The mystery surrounding the death of a judge killed by a fireball in his garden shed may never be solved after a second inquest today failed to reach a definitive conclusion.

Andrew Chubb, 58, died in a blaze at his farmhouse near Chard, Somerset, just over an hour after telling his wife, Jennifer, 60, he was ending their 34-year marriage.

But at the end of the second inquest - held after years of campaigning by Kerry Sparrow, who had a two-year affair with Chubb - a coroner said today that the cause of the fire remained “unascertained”.

Sheriff Payne said there was insufficient evidence to prove it had been an accident or suicide, but he was satisfied there was no third party involved in his death.

“It has not been possible to determine whether he was disabled from escaping by the effects of the products of combustion or any other means,” he said.

“Both the means and the cause of his death remain unascertained. Evidence that might indicate that he had expressed thoughts of harming himself fall far below proof beyond doubt that is the standard request for the conclusion that he deliberately took his own life.”

In recording his narrative verdict, Mr Payne said it was a mystery why Judge Chubb had closed the doors to the shed and why he had not tried to escape the fire.

“It is likely that the fire was caused or accelerated by the ignition of petrol vapour. It has not been possible to establish how the vapour arose nor the source of ignition.

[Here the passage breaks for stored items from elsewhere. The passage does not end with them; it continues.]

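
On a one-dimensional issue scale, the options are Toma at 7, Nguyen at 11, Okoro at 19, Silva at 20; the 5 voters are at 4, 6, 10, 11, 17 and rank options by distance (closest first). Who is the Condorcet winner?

Nguyen

With single-peaked preferences on a line, the Condorcet winner is the candidate closest to the median voter.
The median voter (position 10) is closest to Nguyen at 11.
Check: Nguyen vs Toma — voters closer to Nguyen: 3 of 5.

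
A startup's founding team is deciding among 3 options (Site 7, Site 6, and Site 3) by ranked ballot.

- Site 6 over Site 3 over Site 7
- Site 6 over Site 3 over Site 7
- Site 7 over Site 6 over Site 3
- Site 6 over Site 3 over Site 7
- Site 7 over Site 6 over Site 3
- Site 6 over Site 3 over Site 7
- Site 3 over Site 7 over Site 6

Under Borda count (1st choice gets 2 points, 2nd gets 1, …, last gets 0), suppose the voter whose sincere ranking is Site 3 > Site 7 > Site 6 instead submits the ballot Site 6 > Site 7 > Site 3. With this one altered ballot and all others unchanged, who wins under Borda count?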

“There was no electricity or gas supply to the shed. No match or means of fire lighting were found.”

He said the judge did not smoke or carry matches and no one had heard any attempt by him to start the lawnmower.

Mrs Chubb was arrested on suspicion of murder and perjury a year after her husband’s death. No charges were ever brought and the coroner said today it would have been virtually impossible for her to “disable” him and then set fire to the shed.